Computer program code for carrying out operations of the concepts described herein may be written in an object oriented programming language such as Python, Java® or C++. However, the computer program code for carrying out operations of the disclosure may also be written in conventional procedural programming languages, such as the "C" programming language. The program code may execute entirely on the user's computer, partly on the user's computer, as a stand-alone software package, partly on the user's computer and partly on a remote computer or entirely on the remote computer. In the latter scenario, the remote computer may be connected to the user's computer through a local area network (LAN) or a wide area network (WAN), or the connection may be made to an external computer (for example, through the Internet using an Internet Service Provider).

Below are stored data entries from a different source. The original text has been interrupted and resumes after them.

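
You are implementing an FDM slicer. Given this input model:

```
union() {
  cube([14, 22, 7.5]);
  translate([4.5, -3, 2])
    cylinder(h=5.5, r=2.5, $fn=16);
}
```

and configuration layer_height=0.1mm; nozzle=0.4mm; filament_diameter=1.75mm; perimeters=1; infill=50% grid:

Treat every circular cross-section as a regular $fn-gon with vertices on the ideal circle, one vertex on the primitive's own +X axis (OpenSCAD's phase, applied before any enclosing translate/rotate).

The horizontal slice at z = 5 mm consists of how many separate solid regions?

2

At z = 5 mm: the cube is present — its section is the full 14×22 rectangle; the r=2.5 cylinder at (4.5, -3) gives a regular 16-gon of circumradius 2.5 (constant along its height); Combining (union): the 2 present regions are separate (no shared area or edge), so areas and boundary lengths simply add and each stays a separate island — 2 connected regions. The result has 2 disconnected regions.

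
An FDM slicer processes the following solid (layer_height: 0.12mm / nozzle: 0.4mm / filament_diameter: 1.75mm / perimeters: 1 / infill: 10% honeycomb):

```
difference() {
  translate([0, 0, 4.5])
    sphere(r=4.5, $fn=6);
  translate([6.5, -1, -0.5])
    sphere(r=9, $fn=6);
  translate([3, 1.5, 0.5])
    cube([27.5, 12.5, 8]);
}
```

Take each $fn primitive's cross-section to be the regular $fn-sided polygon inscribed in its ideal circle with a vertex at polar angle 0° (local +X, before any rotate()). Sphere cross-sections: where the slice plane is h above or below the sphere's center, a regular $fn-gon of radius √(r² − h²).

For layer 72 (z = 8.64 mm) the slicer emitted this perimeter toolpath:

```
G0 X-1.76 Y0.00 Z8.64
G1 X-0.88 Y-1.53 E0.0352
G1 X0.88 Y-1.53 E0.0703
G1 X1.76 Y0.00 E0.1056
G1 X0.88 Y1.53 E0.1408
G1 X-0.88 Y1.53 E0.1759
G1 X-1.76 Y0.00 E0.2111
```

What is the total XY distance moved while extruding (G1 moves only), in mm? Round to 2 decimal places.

10.58 mm

Sum the Euclidean lengths of each G1 segment: total = 10.58 mm.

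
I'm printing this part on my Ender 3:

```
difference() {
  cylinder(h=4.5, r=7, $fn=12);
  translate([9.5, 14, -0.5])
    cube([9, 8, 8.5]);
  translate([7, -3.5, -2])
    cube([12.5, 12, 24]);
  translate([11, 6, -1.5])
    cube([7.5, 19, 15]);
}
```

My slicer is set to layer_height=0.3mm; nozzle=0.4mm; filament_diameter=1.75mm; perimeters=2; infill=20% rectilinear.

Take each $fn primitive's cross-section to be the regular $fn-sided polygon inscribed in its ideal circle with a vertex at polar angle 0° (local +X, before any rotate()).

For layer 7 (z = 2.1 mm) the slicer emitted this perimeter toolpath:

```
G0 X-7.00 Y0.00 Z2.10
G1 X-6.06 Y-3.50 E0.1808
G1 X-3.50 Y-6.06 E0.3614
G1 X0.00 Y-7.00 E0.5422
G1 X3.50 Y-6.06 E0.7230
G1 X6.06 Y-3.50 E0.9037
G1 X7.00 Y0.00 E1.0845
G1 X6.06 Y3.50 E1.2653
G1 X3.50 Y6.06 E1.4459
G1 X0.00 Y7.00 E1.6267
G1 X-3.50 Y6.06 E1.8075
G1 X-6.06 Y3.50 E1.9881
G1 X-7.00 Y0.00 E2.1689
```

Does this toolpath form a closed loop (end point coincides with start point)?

yes

Start point (G0): (-7.00, 0.00). End point (last G1): the path returns to the start — closed.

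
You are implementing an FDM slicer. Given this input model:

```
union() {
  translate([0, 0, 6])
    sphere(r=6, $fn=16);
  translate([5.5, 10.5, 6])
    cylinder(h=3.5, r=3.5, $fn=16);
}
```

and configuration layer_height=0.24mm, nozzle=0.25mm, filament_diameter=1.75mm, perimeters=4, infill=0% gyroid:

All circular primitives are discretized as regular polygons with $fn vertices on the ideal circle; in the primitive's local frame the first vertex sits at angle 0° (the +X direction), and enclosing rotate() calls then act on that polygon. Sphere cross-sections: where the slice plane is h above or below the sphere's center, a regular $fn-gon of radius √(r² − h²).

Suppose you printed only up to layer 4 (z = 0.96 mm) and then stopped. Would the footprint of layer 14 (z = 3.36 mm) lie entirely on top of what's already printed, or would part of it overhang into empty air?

Compare the two slices. At z = 0.96: the r=6 sphere slices to a regular 16-gon of circumradius 3.256 (√(r²−h²) with h=5.04 from center) (area = (16/2)·3.256²·sin(360°/16) = 32.45 mm²); the cylinder at (5.5, 10.5) is absent (z outside [6, 9.5]); Taking the union: only the r=6 sphere is present, so the union is just that shape — area = 32.45 mm². At z = 3.36: the r=6 sphere contributes a regular 16-gon of circumradius √(6²−2.64²) = 5.388 (area = (16/2)·5.388²·sin(360°/16) = 88.88 mm²); the cylinder at (5.5, 10.5) is not intersected at this z (z outside [6, 9.5]); Merging all regions: only the r=6 sphere is present, so the union is just that shape — area = 88.88 mm². Checking containment: at z = 3.36 the cross-section extends beyond the z = 0.96 cross-section by about 56.43 mm².

part overhangs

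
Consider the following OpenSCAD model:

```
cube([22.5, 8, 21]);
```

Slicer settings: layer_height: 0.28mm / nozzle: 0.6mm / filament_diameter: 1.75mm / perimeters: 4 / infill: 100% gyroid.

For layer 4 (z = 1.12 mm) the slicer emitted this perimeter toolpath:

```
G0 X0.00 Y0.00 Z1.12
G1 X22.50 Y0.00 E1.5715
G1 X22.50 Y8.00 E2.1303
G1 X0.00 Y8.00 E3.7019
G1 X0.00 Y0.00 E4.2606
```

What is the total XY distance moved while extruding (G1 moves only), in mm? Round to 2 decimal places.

Sum the Euclidean lengths of each G1 segment: total = 61.00 mm.

61.00 mm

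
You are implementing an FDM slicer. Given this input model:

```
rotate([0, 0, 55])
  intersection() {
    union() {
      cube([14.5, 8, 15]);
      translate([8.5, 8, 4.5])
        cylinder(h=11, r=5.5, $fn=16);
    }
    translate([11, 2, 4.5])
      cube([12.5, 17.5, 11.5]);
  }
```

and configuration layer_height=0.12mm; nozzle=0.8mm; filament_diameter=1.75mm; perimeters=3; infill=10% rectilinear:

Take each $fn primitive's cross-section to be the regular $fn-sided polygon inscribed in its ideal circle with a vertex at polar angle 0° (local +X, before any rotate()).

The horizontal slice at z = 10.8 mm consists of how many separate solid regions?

1

At z = 10.8 mm: the 14.5×8 cube contributes its full rectangle; the r=5.5 cylinder at (8.5, 8) gives a regular 16-gon of circumradius 5.5 (constant along its height); Combining (union): the regions partially overlap (shared area 46.30 mm²), so overlapping operands fuse into one piece — 1 connected region; the 12.5×17.5 cube at (11, 2) contributes its full rectangle; Taking the intersection: the 12.5×17.5 cube at (11, 2) partially overlaps that combined region; clipping to the common part keeps 31.06 mm² — 1 connected region; (rotated 55° about Z; rotation is an isometry so areas/perimeters/island counts are preserved). The result has 1 disconnected region.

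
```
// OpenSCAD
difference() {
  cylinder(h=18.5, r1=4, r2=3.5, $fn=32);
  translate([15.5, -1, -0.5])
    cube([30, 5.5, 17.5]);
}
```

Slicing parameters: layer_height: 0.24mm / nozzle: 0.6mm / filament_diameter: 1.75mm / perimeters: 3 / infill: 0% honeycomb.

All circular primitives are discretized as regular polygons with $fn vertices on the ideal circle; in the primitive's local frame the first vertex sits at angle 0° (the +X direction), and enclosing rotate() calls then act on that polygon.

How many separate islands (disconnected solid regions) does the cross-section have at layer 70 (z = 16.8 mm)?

1

At z = 16.8 mm: the cone contributes a regular 32-gon of circumradius 3.546 (interpolated between r1=4 and r2=3.5 at t=0.908); the cube at (15.5, -1) is present — its section is the full 30×5.5 rectangle; Subtracting the remaining from the first: starting from the cone, the 30×5.5 cube at (15.5, -1) misses the remaining region (no effect) — 1 connected region. Overall, the cross-section is a single solid region. Island count = 1.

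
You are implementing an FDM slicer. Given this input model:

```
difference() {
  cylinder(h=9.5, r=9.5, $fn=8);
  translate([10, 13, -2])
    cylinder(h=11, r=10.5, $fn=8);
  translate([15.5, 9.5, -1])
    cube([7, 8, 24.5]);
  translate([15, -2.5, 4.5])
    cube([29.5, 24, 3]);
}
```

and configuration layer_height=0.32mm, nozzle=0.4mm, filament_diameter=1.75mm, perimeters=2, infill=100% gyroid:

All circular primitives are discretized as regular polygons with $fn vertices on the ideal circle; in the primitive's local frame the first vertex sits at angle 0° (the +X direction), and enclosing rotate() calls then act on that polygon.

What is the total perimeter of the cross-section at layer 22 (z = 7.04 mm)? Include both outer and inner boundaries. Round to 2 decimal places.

58.17 mm

At z = 7.04 mm: the r=9.5 cylinder gives a regular 8-gon of circumradius 9.5 (constant along its height) (perimeter = 2·8·9.500·sin(180°/8) = 58.17 mm); the r=10.5 cylinder at (10, 13) contributes a regular 8-gon of circumradius 10.5 (perimeter = 2·8·10.500·sin(180°/8) = 64.29 mm); the cube at (15.5, 9.5) is present — its section is the full 7×8 rectangle (perimeter 30.00 mm); the 29.5×24 cube at (15, -2.5) contributes its full rectangle (perimeter 107.00 mm); Subtracting the remaining from the first: starting from the r=9.5 cylinder, the r=10.5 cylinder at (10, 13) partially overlaps it — only the 15.92 mm² overlap (of its 311.83 mm²) is removed, clipping the outline; the 7×8 cube at (15.5, 9.5) misses the remaining region (no effect); the 29.5×24 cube at (15, -2.5) misses the remaining region (no effect) — boundary = 58.17 mm. Overall, the cross-section is a single solid region. Total boundary length (outer) = 58.17 mm.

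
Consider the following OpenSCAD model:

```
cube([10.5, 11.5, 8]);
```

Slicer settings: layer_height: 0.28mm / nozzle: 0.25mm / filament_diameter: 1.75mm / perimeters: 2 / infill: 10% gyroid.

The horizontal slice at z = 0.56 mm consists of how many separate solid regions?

1

At z = 0.56 mm: the 10.5×11.5 cube contributes its full rectangle. The result has 1 disconnected region.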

Many different embodiments have been disclosed herein, in connection with the above description and the drawings. It will be understood that it would be unduly repetitious and obfuscating to literally describe and illustrate every combination and subcombination of these embodiments. Accordingly, all embodiments can be combined in any way and/or combination, and the present specification, including the drawings, shall be construed to constitute a complete written description of all combinations and subcombinations of the embodiments described herein, and of the manner and process of making and using them, and shall support claims to any such combination or subcombination.

It will be appreciated by persons skilled in the art that the embodiments described herein are not limited to what has been particularly shown and described herein above. In addition, unless mention was made above to the contrary, it should be noted that all of the accompanying drawings are not to scale. A variety of modifications and variations are possible in light of the above teachings without departing from the scope of the following claims.